Tuesday, 21 June 2011

midsummer's draw winner

Well here we are at the turning point- the earth's turning point and,  perhaps, ours- as the solstice officially arrives at 1:16 p.m.EST for us here in Ontario. To find the time of the solstice in your part of the world, here is a handy site.
A solstice is an astronomical event that happens twice each year when the Sun's apparent position in the sky, as viewed from Earth, reaches its northernmost or southernmost extremes. The name is derived from the Latin sol (sun) and sistere (to stand still), because at the solstices, the Sun stands still in declination, that is, the apparent movement of the Sun's path north or south comes to a stop before reversing direction.

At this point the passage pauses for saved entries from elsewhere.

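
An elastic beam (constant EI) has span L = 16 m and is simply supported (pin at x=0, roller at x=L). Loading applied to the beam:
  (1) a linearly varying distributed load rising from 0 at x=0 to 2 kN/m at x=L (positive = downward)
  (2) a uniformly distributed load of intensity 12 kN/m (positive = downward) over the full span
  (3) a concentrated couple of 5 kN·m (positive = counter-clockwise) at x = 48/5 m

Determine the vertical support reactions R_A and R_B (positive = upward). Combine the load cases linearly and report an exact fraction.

Load 1 — triangular load w₀=2 kN/m (0→w₀ over full span):
  R_A = w₀L/6 = 2·16/6 = 16/3 kN
  R_B = w₀L/3 = 2·16/3 = 32/3 kN
Load 2 — uniform load w=12 kN/m over full span:
  R_A = wL/2 = 12·16/2 = 96 kN
  R_B = wL/2 = 12·16/2 = 96 kN
Load 3 — applied couple M₀=5 kN·m at a=48/5 m (b=L-a=32/5):
  R_A = M₀/L = 5/16 kN
  R_B = -M₀/L = -5/16 kN
Superposition: R_A = 4879/48 kN, R_B = 5105/48 kN

R_A = 4879/48 kN, R_B = 5105/48 kN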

Because so many of our traditions are still linked to England and its early pagan and Christian celebrations, this date is also known as Midsummer.  The story behind Shakespeare's play of A Midsummer Night's Dream is based on the belief that  Midsummer was thought to be a time of magic, when evil spirits were said to appear.  To thwart them, Pagans often wore protective garlands of herbs and flowers.  One of the most powerful of them was a plant called 'chase-devil', which is known today as St. John's Wort and still used by modern herbalists as a mood stabilizer.  Pagans called the Midsummer moon the "Honey Moon" for the mead made from fermented honey that was part of wedding ceremonies performed at the Summer Solstice and celebrated Midsummer with bonfires, when couples would leap through the flames, believing their crops would grow as high as the couples were able to jump.

Midsummer's Eve by E.R. Hughes 1909

And here is a more moderate form of magic. What are the chances that Elise Muller would once again win the draw?  Well, in this case, 50/50.  Congratulations Elise!

Wishing one and all the peaceful celebrations of this magical time
when any wonderful thing can happen if we invest our intentions with love.